COMPLEMENT INHIBITORS
Closing the session, Claudia Seikrit, RWTH Aachen University, Germany, explored complement inhibition in IgAN and the role of complement activation in driving inflammation and progressive kidney injury. Beginning by looking back at the disease’s history, she noted that Jean Berger’s original description of IgAN in 1968 already mentioned complement deposits alongside mesangial IgA, something now understood as central to the disease mechanism.
Seikrit explained that complement activation, particularly via the alternative and lectin pathways, contributes to the clinical hallmarks of IgAN, including haematuria, proteinuria, and progressive glomerular damage. Of particular relevance is the alternative pathway, which is continuously active and requires strict regulation. When dysregulated, it can trigger a harmful cycle of complement amplification, driving mesangial and tubulointerstitial inflammation.
Turning to therapeutic targets, Seikrit outlined several points along the cascade currently under investigation: factor b and factor d (early activators), and the central components C3 and C5. She emphasised the importance of balancing efficacy with safety, particularly as the complement system plays a vital role in host defence. As such, prior to initiating any complement-directed therapy, vaccination against encapsulated organisms such as Meningococcus and Pneumococcus is mandatory.
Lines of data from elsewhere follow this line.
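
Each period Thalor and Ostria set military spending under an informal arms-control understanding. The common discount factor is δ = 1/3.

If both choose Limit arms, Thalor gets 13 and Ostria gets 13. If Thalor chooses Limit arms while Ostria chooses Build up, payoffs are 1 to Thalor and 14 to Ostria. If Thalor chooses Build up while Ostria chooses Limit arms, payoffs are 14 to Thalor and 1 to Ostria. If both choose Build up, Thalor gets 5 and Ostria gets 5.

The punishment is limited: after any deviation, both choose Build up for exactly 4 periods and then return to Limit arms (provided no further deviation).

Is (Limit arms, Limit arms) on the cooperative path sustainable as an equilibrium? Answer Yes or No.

Comparing payoff streams over the 5 periods until play realigns: cooperate → 13(1+δ+…+δ^4); deviate → 14 + 5(δ+…+δ^4).
Cooperation is sustained iff (13−5)(δ+…+δ^4) ≥ 14−13.
δ+…+δ^4 = 1/3·(1−(1/3)^4)/(1−1/3) = 0.4938, and (14−13)/(13−5) = 0.1250.
0.4938 ≥ 0.1250, so cooperation is sustainable.

Yes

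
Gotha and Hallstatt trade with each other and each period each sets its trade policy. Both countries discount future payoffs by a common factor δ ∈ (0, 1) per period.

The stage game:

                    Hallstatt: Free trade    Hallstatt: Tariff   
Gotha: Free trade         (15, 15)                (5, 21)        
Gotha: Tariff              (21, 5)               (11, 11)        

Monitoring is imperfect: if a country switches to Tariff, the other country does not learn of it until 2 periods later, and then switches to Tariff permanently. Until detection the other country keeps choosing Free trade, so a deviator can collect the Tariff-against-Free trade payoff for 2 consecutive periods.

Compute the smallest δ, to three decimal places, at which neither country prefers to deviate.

Deviating for the 2 undetected periods gains 21−15 = 6 per period over cooperation, then loses 15−11 = 4 per period forever once punishment starts.
Gain: 6(1 + δ + … + δ^1); loss: 4·δ^2/(1−δ).
No profitable deviation ⇔ 6(1−δ^2) ≤ 4·δ^2, i.e. δ^2 ≥ 6/(6+4) = 3/5.
Hence δ ≥ (3/5)^(1/2) ≈ 0.775.

0.775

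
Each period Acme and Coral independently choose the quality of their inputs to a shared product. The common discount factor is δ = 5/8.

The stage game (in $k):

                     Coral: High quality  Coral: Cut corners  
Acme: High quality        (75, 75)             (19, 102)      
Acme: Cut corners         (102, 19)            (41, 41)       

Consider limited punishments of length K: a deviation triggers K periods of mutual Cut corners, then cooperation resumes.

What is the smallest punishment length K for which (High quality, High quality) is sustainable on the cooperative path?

2

IC: δ(1−δ^K)/(1−δ) ≥ (102−75)/(75−41) = 27/34.
With δ = 5/8: need 1 − δ^K ≥ 27/34·(1−5/8)/(5/8), i.e. δ^K ≤ 0.5235.
Since (5/8)^1 = 0.6250 and (5/8)^2 = 0.3906, the smallest such K is 2.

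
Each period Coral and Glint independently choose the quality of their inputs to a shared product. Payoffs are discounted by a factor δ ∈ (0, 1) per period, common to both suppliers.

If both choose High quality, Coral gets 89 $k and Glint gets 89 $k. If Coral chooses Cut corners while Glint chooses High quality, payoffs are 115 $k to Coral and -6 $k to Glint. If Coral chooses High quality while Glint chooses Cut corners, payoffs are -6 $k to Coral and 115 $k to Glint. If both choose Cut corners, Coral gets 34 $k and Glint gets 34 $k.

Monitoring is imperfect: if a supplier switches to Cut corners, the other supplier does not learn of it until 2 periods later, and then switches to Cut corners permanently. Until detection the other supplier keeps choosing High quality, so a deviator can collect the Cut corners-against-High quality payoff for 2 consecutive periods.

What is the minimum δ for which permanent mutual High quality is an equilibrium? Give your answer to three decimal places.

0.567

Deviating for the 2 undetected periods gains 115−89 = 26 per period over cooperation, then loses 89−34 = 55 per period forever once punishment starts.
Gain: 26(1 + δ + … + δ^1); loss: 55·δ^2/(1−δ).
No profitable deviation ⇔ 26(1−δ^2) ≤ 55·δ^2, i.e. δ^2 ≥ 26/(26+55) = 26/81.
Hence δ ≥ (26/81)^(1/2) ≈ 0.567.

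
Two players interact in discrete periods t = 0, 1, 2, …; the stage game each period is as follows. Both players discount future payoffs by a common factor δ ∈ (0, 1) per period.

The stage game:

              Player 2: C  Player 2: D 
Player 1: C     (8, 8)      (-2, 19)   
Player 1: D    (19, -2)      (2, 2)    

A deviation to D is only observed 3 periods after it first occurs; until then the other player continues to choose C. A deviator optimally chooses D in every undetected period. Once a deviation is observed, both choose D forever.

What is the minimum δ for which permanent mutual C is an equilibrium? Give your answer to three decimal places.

0.865

Deviating for the 3 undetected periods gains 19−8 = 11 per period over cooperation, then loses 8−2 = 6 per period forever once punishment starts.
Gain: 11(1 + δ + … + δ^2); loss: 6·δ^3/(1−δ).
No profitable deviation ⇔ 11(1−δ^3) ≤ 6·δ^3, i.e. δ^3 ≥ 11/(11+6) = 11/17.
Hence δ ≥ (11/17)^(1/3) ≈ 0.865.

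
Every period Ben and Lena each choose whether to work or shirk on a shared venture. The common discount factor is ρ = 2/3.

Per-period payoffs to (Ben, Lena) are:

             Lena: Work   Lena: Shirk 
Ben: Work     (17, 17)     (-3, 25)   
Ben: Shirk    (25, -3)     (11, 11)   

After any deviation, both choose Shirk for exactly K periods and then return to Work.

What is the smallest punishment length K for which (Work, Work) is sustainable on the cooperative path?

3

No profitable deviation requires (17−11)(ρ+…+ρ^K) ≥ 25−17, i.e. ρ+…+ρ^K ≥ 4/3 ≈ 1.3333.
With ρ = 2/3, the partial sums are K=1: 0.6667, K=2: 1.1111, K=3: 1.4074.
K = 3 is the first length at which the sum reaches 1.3333.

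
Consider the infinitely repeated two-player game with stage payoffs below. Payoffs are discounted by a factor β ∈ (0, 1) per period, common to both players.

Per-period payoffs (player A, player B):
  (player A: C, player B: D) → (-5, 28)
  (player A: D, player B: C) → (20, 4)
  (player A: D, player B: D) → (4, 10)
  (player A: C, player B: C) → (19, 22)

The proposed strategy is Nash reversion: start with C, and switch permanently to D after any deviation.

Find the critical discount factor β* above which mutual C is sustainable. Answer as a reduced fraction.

1/3

player A: cooperation gives 19 each period; deviation gives 20 once then 4 forever.
  19/(1−β) ≥ 20 + 4β/(1−β) ⇒ β ≥ 1/16.
player B: cooperation gives 22 each period; deviation gives 28 once then 10 forever.
  β ≥ 6/18 = 1/3.
Both must hold, so the binding constraint is player B's: β ≥ 1/3.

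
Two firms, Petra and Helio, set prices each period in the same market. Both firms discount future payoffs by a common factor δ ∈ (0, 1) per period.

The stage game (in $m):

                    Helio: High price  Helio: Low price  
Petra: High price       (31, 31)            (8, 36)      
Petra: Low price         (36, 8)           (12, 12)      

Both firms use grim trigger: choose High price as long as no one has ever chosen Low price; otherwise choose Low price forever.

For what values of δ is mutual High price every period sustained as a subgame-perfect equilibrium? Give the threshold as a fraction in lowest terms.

5/24

One-period gain from deviating is 36 − 31 = 5. The loss is 31 − 12 = 19 in every subsequent period, with present value 19·δ/(1−δ).
Deviation is unprofitable when 19·δ/(1−δ) ≥ 5, i.e. δ/(1−δ) ≥ 5/19.
Equivalently δ ≥ 5/(5+19) = 5/24.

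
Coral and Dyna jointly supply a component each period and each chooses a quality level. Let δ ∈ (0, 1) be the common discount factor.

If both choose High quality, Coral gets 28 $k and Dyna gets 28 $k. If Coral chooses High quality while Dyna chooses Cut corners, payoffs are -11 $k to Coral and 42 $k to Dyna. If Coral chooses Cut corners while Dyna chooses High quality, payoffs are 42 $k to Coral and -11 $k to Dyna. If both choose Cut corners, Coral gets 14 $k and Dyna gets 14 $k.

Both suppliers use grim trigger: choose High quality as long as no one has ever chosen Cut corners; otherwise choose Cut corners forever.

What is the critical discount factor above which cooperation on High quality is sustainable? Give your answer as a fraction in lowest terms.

1/2

Cooperation forever yields 28 each period: 28/(1−δ).
Deviating yields 42 once, then 14 forever: 42 + 14δ/(1−δ).
No profitable deviation requires 28/(1−δ) ≥ 42 + 14δ/(1−δ).
Multiplying by (1−δ): 28 ≥ 42(1−δ) + 14δ = 42 − 28δ.
So 28δ ≥ 14, i.e. δ ≥ 14/28 = 1/2.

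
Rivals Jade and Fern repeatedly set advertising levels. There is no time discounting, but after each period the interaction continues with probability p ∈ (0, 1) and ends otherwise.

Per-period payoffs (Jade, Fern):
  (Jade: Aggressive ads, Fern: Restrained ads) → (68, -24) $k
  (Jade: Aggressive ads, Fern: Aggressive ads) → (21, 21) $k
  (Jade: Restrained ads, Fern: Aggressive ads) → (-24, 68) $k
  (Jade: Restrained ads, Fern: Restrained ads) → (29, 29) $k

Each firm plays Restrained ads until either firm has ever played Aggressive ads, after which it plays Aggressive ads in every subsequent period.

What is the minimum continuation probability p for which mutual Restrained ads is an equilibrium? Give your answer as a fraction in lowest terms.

39/47

With no time discounting, the continuation probability p plays the role of the discount factor.
Grim-trigger IC: 29/(1−p) ≥ 68 + 21p/(1−p) ⇒ p ≥ (68−29)/(68−21) = 39/47.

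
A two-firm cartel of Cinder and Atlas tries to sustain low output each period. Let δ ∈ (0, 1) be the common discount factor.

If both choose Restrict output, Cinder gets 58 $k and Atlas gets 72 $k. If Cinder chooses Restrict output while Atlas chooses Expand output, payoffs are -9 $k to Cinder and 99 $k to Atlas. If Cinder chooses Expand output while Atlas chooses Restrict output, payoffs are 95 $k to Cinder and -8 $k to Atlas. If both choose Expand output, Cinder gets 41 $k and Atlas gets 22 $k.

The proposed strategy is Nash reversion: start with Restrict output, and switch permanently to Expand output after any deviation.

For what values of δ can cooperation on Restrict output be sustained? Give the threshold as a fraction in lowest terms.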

Iptacopan, a selective, oral, factor b inhibitor, featured prominently at the Congress. Data from the Phase III APPLAUSE trial showed a 38% reduction in proteinuria after 9 months, with no significant increase in infections or serious adverse events.10 Seikrit also noted that cemdisiran, an RNA interference therapy that reduces hepatic production of C5, achieved a 37% proteinuria reduction, alongside improvements in haematuria and a favourable safety profile in a recent trial.11
Ravulizumab, a monoclonal antibody targeting C5 that is already in use for other complement-mediated conditions, also showed promise in IgAN. In the SANCTUARY trial, it reduced proteinuria by 30–40% over 26 weeks, and patients switching from placebo to treatment achieved similar benefits, again without major safety concerns.12
In closing, Seikrit underlined that complement inhibition offers a new therapeutic avenue in IgAN, particularly for patients with active inflammation or refractory disease. With several agents now progressing through late-stage trials, she suggested that complement-targeted treatments could soon become part of routine care, especially if supported by biomarker-driven patient selection and long-term safety data.
CONCLUSION
Together, these presentations highlighted a rapidly evolving field, with B cell therapies, endothelin receptor antagonists, and complement inhibitors offering promising and increasingly targeted options for managing IgAN.
As more data emerge, the challenge ahead lies in refining patient selection, treatment sequencing, and long-term disease control.